The parent company of Nigerian logistics startup Kwik has been declared bankrupt by a court in Amsterdam, following a lawsuit filed by a former employee.

The parent company of Nigerian logistics startup Kwik has been declared bankrupt by a court in Amsterdam, following a lawsuit filed by a former employee.

Despite the bankruptcy ruling, Kwik’s CEO, Romain Poirot-Lellig, maintains that the company remains solvent and operational.

Unlike Gokada’s high-profile Chapter 11 bankruptcy in the United States—a legal process designed to restructure a company’s finances under court supervision—Kwik’s bankruptcy was not initiated by the company itself.
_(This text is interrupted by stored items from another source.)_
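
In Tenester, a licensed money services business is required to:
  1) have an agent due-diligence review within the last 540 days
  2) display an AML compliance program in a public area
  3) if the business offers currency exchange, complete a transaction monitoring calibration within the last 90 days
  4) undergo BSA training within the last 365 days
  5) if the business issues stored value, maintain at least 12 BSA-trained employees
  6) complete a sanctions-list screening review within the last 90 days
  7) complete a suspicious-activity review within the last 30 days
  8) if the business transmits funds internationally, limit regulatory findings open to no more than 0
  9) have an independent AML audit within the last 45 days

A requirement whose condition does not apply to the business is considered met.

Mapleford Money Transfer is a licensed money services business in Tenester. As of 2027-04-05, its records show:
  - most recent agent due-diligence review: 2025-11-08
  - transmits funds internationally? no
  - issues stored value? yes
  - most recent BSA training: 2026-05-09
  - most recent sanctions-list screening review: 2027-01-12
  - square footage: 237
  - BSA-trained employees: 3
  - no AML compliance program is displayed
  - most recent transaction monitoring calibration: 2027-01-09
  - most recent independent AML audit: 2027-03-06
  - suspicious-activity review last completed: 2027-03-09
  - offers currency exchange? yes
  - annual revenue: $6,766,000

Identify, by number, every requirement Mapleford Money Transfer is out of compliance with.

2, 5

1. agent due-diligence review 513 days ago vs limit 540 → met
2. AML compliance program absent → not met
3. condition 'offers currency exchange' holds; transaction monitoring calibration 86 days ago vs limit 90 → met
4. BSA training 331 days ago vs limit 365 → met
5. condition 'issues stored value' holds; BSA-trained employees 3 < 12 → not met
6. sanctions-list screening review 83 days ago vs limit 90 → met
7. suspicious-activity review 27 days ago vs limit 30 → met
8. condition 'transmits funds internationally' does not hold → requirement n/a → met
9. independent AML audit 30 days ago vs limit 45 → met
Not met: 2, 5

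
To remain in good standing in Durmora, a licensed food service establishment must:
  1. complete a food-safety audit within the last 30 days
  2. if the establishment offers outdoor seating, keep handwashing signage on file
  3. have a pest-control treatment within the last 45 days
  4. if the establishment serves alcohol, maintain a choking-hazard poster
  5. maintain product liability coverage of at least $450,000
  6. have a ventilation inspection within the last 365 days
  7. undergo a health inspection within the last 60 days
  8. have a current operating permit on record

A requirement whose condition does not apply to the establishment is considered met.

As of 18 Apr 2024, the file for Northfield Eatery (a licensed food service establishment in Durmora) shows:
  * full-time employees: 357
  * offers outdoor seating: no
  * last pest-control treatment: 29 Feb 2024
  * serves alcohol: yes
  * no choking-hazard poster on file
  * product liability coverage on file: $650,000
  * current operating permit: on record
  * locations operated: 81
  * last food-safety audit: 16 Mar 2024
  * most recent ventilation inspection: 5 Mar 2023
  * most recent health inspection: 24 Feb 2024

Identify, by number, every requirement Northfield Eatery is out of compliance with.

1. food-safety audit 33 days ago vs limit 30 → not met
2. condition 'offers outdoor seating' does not hold → requirement n/a → met
3. pest-control treatment 49 days ago vs limit 45 → not met
4. condition 'serves alcohol' holds; choking-hazard poster absent → not met
5. product liability coverage $650,000 ≥ $450,000 → met
6. ventilation inspection 410 days ago vs limit 365 → not met
7. health inspection 54 days ago vs limit 60 → met
8. current operating permit present → met
Not met: 1, 3, 4, 6

1, 3, 4, 6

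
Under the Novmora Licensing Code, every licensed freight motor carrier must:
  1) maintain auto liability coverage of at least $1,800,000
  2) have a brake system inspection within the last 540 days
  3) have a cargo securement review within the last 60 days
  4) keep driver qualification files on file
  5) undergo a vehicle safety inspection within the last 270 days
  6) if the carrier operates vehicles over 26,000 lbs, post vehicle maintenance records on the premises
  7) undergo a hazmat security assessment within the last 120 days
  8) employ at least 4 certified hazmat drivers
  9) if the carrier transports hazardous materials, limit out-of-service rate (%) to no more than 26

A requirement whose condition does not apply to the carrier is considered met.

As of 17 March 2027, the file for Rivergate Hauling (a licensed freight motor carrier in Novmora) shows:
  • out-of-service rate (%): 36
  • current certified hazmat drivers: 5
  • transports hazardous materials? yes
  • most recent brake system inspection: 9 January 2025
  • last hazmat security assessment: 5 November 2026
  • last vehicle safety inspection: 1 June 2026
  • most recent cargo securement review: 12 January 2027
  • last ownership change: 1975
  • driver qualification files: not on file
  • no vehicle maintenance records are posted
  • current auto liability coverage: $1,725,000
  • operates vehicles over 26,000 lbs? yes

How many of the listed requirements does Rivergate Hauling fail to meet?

1. auto liability coverage $1,725,000 < $1,800,000 → not met
2. brake system inspection 797 days ago vs limit 540 → not met
3. cargo securement review 64 days ago vs limit 60 → not met
4. driver qualification files absent → not met
5. vehicle safety inspection 289 days ago vs limit 270 → not met
6. condition 'operates vehicles over 26,000 lbs' holds; vehicle maintenance records absent → not met
7. hazmat security assessment 132 days ago vs limit 120 → not met
8. certified hazmat drivers 5 ≥ 4 → met
9. condition 'transports hazardous materials' holds; out-of-service rate (%) 36 > 26 → not met
Not met: 8 of 9

8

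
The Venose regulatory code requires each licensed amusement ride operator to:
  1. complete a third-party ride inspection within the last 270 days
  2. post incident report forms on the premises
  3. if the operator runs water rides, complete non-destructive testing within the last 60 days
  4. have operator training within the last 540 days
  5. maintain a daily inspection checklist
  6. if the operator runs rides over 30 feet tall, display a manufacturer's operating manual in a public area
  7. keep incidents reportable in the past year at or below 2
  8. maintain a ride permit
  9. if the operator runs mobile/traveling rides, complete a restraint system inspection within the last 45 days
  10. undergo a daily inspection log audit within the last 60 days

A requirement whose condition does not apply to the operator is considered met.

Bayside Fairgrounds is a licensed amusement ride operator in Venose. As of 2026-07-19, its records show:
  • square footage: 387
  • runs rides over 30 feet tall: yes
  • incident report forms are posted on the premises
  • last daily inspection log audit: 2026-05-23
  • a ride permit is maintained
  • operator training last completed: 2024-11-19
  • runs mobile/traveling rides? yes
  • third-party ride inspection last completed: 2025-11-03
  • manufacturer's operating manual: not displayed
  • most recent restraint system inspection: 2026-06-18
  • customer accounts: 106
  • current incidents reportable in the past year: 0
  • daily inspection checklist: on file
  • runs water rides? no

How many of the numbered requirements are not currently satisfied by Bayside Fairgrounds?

2

1. third-party ride inspection 258 days ago vs limit 270 → met
2. incident report forms present → met
3. condition 'runs water rides' does not hold → requirement n/a → met
4. operator training 607 days ago vs limit 540 → not met
5. daily inspection checklist present → met
6. condition 'runs rides over 30 feet tall' holds; manufacturer's operating manual absent → not met
7. incidents reportable in the past year 0 ≤ 2 → met
8. ride permit present → met
9. condition 'runs mobile/traveling rides' holds; restraint system inspection 31 days ago vs limit 45 → met
10. daily inspection log audit 57 days ago vs limit 60 → met
Not met: 2 of 10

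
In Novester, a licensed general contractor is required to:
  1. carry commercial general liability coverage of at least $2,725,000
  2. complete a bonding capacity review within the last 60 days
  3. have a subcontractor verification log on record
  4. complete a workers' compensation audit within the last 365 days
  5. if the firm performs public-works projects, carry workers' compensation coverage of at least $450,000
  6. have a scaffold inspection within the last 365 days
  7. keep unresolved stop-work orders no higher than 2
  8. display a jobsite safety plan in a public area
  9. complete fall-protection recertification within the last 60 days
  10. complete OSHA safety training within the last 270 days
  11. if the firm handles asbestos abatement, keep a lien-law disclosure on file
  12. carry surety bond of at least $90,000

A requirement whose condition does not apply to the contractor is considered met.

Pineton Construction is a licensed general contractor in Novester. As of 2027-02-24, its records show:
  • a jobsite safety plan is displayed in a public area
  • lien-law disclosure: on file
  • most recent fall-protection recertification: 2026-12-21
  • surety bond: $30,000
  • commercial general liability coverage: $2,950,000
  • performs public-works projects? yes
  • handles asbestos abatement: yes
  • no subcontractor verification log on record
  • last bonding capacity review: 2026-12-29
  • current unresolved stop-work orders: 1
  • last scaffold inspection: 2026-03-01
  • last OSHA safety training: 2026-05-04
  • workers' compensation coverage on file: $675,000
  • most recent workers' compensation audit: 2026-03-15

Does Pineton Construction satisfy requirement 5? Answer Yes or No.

5. condition 'performs public-works projects' holds; workers' compensation coverage $675,000 ≥ $450,000 → met

Yes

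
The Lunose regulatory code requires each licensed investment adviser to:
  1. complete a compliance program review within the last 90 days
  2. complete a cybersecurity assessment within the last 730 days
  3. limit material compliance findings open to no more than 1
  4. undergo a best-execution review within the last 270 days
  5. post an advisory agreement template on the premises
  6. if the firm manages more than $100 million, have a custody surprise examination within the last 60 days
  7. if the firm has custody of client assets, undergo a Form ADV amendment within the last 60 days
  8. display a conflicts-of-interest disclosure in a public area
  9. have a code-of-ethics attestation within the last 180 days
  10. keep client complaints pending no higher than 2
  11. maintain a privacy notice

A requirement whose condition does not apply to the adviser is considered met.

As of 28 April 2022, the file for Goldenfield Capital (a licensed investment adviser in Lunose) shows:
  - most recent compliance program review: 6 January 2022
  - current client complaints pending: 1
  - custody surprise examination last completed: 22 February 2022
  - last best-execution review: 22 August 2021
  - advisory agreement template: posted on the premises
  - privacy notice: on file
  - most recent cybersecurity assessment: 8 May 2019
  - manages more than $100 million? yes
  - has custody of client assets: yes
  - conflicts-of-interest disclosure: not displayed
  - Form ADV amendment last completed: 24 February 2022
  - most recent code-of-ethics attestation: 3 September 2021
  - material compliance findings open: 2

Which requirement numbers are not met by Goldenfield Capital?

1. compliance program review 112 days ago vs limit 90 → not met
2. cybersecurity assessment 1086 days ago vs limit 730 → not met
3. material compliance findings open 2 > 1 → not met
4. best-execution review 249 days ago vs limit 270 → met
5. advisory agreement template present → met
6. condition 'manages more than $100 million' holds; custody surprise examination 65 days ago vs limit 60 → not met
7. condition 'has custody of client assets' holds; Form ADV amendment 63 days ago vs limit 60 → not met
8. conflicts-of-interest disclosure absent → not met
9. code-of-ethics attestation 237 days ago vs limit 180 → not met
10. client complaints pending 1 ≤ 2 → met
11. privacy notice present → met
Not met: 1, 2, 3, 6, 7, 8, 9

1, 2, 3, 6, 7, 8, 9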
Instead, it was triggered by Adam Grant, the startup’s former head of marketing, who was dismissed and later won a wrongful termination suit against the company.

Grant was awarded a $75,000 settlement to be paid in three installments. While Kwik paid the first, it withheld the second, citing concerns that Grant might not fulfill his tax obligations on the payout, potentially leaving the company liable for additional costs.

Grant returned to court, arguing that Kwik’s parent company was unable—or unwilling—to pay its debts. He bolstered his claim by highlighting other outstanding debts the company owed. The Amsterdam court ruled in his favor, placing the parent company under administration. A court-appointed administrator will now manage the company’s finances to ensure creditors are repaid.

Adding weight to Grant’s case was B54, a startup that provides credit lines to other businesses. B54 had previously attempted a similar bankruptcy action against Kwik in Nigeria in 2024 but was unsuccessful. The firm joined Grant in the Dutch filing.

Kwik’s CEO acknowledged the company’s obligations and confirmed it had raised $1 million in funding earlier this year. He insists the company is not insolvent and remains committed to settling its debts.